What Should Be The Preparation For Countering Bonded Labour And Trafficking:
The central and state governments are struggling to contain the health crisis and economic challenges, therefore a great amount of planning must be done in dealing with the approaching impact of the crisis, mainly in terms of providing safety to the most vulnerable groups.
- Continuous Assessment and review of legal framework: The government should assess the various existing criminal laws on trafficking and its potentiality to oppose the crime and meet the needs of the sufferer.
- Inspections of manufacturing units: The Small and medium businesses will now try and work through unregulated manufacturing units to disrupt inspection and they must be contained within the policy of accountability. The regular enforcement, implementation, and compliance of various child labour and bonded labour laws will require much-increased focus, which includes extensive search exercises of factories and other production units, for at least some years, so the use of child labourers can be prevented.
- Spreading awareness at source areas of trafficking: Schools, religious authorities, communities, and the local administration should recognize and control trafficking and bonded labour in villages. Regular campaigns should educate communities about the threat and methods of trafficking agents, mainly in areas such as West Bengal, Assam, Jharkhand, Bihar.
The government should immediately start registration of unorganized workers and start creating opportunities for them, so that they won’t indulge again in the activities they have been rescued from. Financial protection must be extended for the next few year, in order to keep the wolf away from their doors.
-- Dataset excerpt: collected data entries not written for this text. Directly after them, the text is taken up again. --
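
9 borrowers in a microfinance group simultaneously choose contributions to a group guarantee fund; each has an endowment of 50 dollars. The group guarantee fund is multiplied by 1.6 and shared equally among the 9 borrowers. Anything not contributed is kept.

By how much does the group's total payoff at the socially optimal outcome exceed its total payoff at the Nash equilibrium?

270.00 dollars

Each contributed unit returns 1.6/9 = 0.1778 to its contributor — below 1 — so contributing 0 is dominant for every player. At the Nash equilibrium everyone keeps their 50, and the group total is 9 × 50 = 450.
Each contributed unit returns 1.600 to the group as a whole (0.1778 to each of 9 players), which exceeds 1, so the social optimum is full contribution: group total = 1.600 × 450 = 720.00.
Efficiency loss = 720.00 − 450 = 270.00.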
- Increasing budget allocation for law enforcement and rehabilitation of Bonded Labours: There is undersupply in the budget allocation to counter bonded labour and trafficking. Up to 2016, 3.13 lakh bonded labourers were rescued across the country. The rehabilitation framework for bonded labourers who were rescued was strengthened in 2016, when, central government scheme provided for compensation up to Rs 3 lakh to rehabilitated bonded labours.
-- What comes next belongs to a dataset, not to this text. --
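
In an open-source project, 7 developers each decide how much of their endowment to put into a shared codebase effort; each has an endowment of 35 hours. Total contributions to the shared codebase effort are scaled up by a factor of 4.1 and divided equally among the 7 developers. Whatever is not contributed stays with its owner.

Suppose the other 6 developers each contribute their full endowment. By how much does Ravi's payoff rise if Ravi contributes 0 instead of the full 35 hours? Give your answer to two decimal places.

14.50 hours

Switching from a contribution of 35 to 0 lets Ravi keep an extra 35 hours, but lowers the shared codebase effort by 35, which costs Ravi their own share of that drop: 4.1/7 × 35 = 20.50.
Net gain = 35 − 20.50 = 14.50. The private return per contributed unit (0.5857) is below 1, so free-riding is indeed the best response regardless of what the others do.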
From the date of the notification of the said scheme till December 2019, Bachpan Bachao Andolan, founded by Kailash Satyarthi, has rescued almost 1,550 child bonded labourers and 2,823 victims of trafficking who were children. The rehabilitation of these children required a budget minimum of Rs 100.2 crore. But, the total allocation for this scheme in the national budget is only Rs 100 crore annually. Hence, an immediate hike must happen, especially focusing on the rehabilitation of rescued bonded labourers and trafficked victims by providing them the means to restart their life again with dignity.
- Regulating loan and moneylending systems: The rapid increase in the power of local moneylenders in rural areas of the country to exploit the people affected by the lockdown needs to be regulated, including licensing to lend, setting lending rates, government banks providing long-term soft loans without collateral, and simple recovery processes. State governments should also actively participate in issuing immediate orders to end bonded labour.
The ongoing humanitarian crisis in the repercussions of the current global health crisis is real. Our planning and preparation in the middle of the current lockdown can save the lives of women, men, and children and can help to build a strong economic foundation for the economy of our country. The true value of human life and the effort to protect it goes way beyond this temporary period of the lockdown.